The structure also makes this review distinguishable from the previous reviews on biomedical visualization. It is organized based on a taxonomy of medical problems from individual to population levels. Specialized medical visualization techniques are categorized by the supported data type, medical procedures, the scale of the concerned medical problems, locations of the studied problems, and modalities of images. Each technique is described with medical and technical aspects so that medical professionals can quickly locate the proper techniques for their problems. Examples of health applications are used to demonstrate diagnosis, treatment, and prognosis.
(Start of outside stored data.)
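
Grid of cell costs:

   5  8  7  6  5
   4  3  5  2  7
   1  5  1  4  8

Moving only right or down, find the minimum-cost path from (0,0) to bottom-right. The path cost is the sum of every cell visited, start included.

One optimal route is [0,0] → [1,0] → [2,0] → [2,1] → [2,2] → [2,3] → [2,4].
Its cost is 5 + 4 + 1 + 5 + 1 + 4 + 8 = 28.
For comparison, the top-then-right route costs 46.

28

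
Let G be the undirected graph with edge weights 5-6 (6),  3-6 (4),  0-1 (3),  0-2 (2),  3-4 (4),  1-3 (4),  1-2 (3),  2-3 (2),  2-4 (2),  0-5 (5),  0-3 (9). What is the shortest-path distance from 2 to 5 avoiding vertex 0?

Candidate routes:
2 -> 1 -> 3 -> 6 -> 5: 3 + 4 + 4 + 6 = 17
2 -> 3 -> 6 -> 5: 2 + 4 + 6 = 12
2 -> 4 -> 3 -> 6 -> 5: 2 + 4 + 4 + 6 = 16
Shortest: 12.

12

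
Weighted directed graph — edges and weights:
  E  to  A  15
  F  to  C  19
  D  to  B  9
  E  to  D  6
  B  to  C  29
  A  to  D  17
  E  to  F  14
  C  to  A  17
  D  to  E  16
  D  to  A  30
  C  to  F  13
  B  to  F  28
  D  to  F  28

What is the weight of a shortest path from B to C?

29

Candidate routes:
B - F - C: 28 + 19 = 47
B - C: 29
Shortest: 29.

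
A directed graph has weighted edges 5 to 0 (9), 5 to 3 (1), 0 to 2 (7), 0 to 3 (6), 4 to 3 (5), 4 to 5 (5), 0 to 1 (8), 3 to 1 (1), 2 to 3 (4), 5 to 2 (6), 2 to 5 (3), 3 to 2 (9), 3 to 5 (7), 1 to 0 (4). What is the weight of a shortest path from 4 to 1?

Comparing a few candidate routes:
4 → 5 → 3 → 1: 5 + 1 + 1 = 7
4 → 5 → 0 → 1: 5 + 9 + 8 = 22
4 → 5 → 0 → 3 → 1: 5 + 9 + 6 + 1 = 21
4 → 3 → 1: 5 + 1 = 6
4 → 5 → 2 → 3 → 1: 5 + 6 + 4 + 1 = 16
The minimum is 6.

6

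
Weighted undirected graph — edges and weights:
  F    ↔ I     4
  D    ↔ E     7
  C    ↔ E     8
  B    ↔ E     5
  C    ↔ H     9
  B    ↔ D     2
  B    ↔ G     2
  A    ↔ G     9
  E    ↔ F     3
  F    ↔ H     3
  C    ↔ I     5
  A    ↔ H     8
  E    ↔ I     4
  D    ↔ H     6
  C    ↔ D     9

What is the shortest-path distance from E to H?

6

Some routes from E to H:
E - I - C - H: 4 + 5 + 9 = 18
E - D - H: 7 + 6 = 13
E - F - H: 3 + 3 = 6
E - I - F - H: 4 + 4 + 3 = 11
E - C - H: 8 + 9 = 17
E - B - D - H: 5 + 2 + 6 = 13
The minimum is 6.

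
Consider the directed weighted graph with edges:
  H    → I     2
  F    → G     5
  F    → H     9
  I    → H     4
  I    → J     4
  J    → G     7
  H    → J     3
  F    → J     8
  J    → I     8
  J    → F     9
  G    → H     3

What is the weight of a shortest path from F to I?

10

Routes from F to I:
F-J-G-H-I: 8 + 7 + 3 + 2 = 20
F-H-I: 9 + 2 = 11
F-H-J-I: 9 + 3 + 8 = 20
F-J-I: 8 + 8 = 16
F-G-H-I: 5 + 3 + 2 = 10
F-G-H-J-I: 5 + 3 + 3 + 8 = 19
Best route has total 10.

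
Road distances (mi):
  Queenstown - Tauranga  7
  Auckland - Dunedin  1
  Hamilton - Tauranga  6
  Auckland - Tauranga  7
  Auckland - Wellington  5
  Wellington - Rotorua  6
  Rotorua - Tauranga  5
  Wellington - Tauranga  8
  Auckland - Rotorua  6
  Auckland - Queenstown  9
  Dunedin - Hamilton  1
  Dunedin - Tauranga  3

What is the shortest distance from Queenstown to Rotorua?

12

Checking several routes:
Queenstown-Tauranga-Rotorua: 7 + 5 = 12
Queenstown-Auckland-Dunedin-Tauranga-Rotorua: 9 + 1 + 3 + 5 = 18
Queenstown-Tauranga-Dunedin-Auckland-Rotorua: 7 + 3 + 1 + 6 = 17
Queenstown-Auckland-Rotorua: 9 + 6 = 15
Queenstown-Tauranga-Auckland-Rotorua: 7 + 7 + 6 = 20
Shortest: 12 mi.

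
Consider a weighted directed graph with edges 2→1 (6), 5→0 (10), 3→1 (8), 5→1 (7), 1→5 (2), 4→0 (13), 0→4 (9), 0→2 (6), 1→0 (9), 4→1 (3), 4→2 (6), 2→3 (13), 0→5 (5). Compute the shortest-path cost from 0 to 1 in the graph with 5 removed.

12

Paths from 0 to 1 avoiding 5:
0→2→1: 6 + 6 = 12
0→4→2→1: 9 + 6 + 6 = 21
0→2→3→1: 6 + 13 + 8 = 27
0→4→2→3→1: 9 + 6 + 13 + 8 = 36
0→4→1: 9 + 3 = 12
Best route has total 12.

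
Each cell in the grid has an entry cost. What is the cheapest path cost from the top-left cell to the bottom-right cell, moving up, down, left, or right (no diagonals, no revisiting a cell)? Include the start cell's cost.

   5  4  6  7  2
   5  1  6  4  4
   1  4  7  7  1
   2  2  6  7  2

Best path: [0,0]→[0,1]→[1,1]→[1,2]→[1,3]→[1,4]→[2,4]→[3,4]
Cost: 5 + 4 + 1 + 6 + 4 + 4 + 1 + 2 = 27

27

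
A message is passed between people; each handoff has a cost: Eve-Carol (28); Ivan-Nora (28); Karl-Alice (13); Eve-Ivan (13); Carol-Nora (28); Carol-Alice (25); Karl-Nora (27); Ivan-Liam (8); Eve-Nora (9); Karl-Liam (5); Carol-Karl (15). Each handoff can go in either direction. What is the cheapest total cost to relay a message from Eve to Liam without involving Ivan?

Some routes from Eve to Liam avoiding Ivan:
Eve → Nora → Karl → Liam: 9 + 27 + 5 = 41
Eve → Nora → Carol → Karl → Liam: 9 + 28 + 15 + 5 = 57
Eve → Carol → Karl → Liam: 28 + 15 + 5 = 48
Shortest: 41.

41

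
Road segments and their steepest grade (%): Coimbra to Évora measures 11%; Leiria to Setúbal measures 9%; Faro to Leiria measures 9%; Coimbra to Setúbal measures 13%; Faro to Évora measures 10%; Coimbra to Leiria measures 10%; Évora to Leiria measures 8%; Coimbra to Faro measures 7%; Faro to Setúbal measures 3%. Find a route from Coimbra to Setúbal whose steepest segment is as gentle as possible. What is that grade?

Comparing a few candidate routes:
Coimbra - Leiria - Évora - Faro - Setúbal: max(10, 8, 10, 3) = 10
Coimbra - Leiria - Setúbal: max(10, 9) = 10
Coimbra - Faro - Leiria - Setúbal: max(7, 9, 9) = 9
Coimbra - Faro - Évora - Leiria - Setúbal: max(7, 10, 8, 9) = 10
Coimbra - Faro - Setúbal: max(7, 3) = 7
Coimbra - Leiria - Faro - Setúbal: max(10, 9, 3) = 10
Best route has worst link 7%.

7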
The authors provide their insights on simulations and comparative visualization to touch upon future directions. Simulations constitute a tool to understand complex, invisible, and perpetual activities in human bodies, whereas comparative visualization holds the key to unraveling an ensemble of simulation runs and comparing between patients or different measures of medical images.
Last but not least, state-of-the-art free visualization software is listed so that medical professionals can familiarize themselves with some of the techniques and experiment with their data.
“We would like to promote medical image visualization in the health care community. We advocate for more collaborations between medical experts and visualization researchers for better solutions to a broader spectrum of medical problems.” shares Zhou as he emphasizes their ultimate goal to contribute to the joint effort of the medical and visualization communities to advance precision medicine.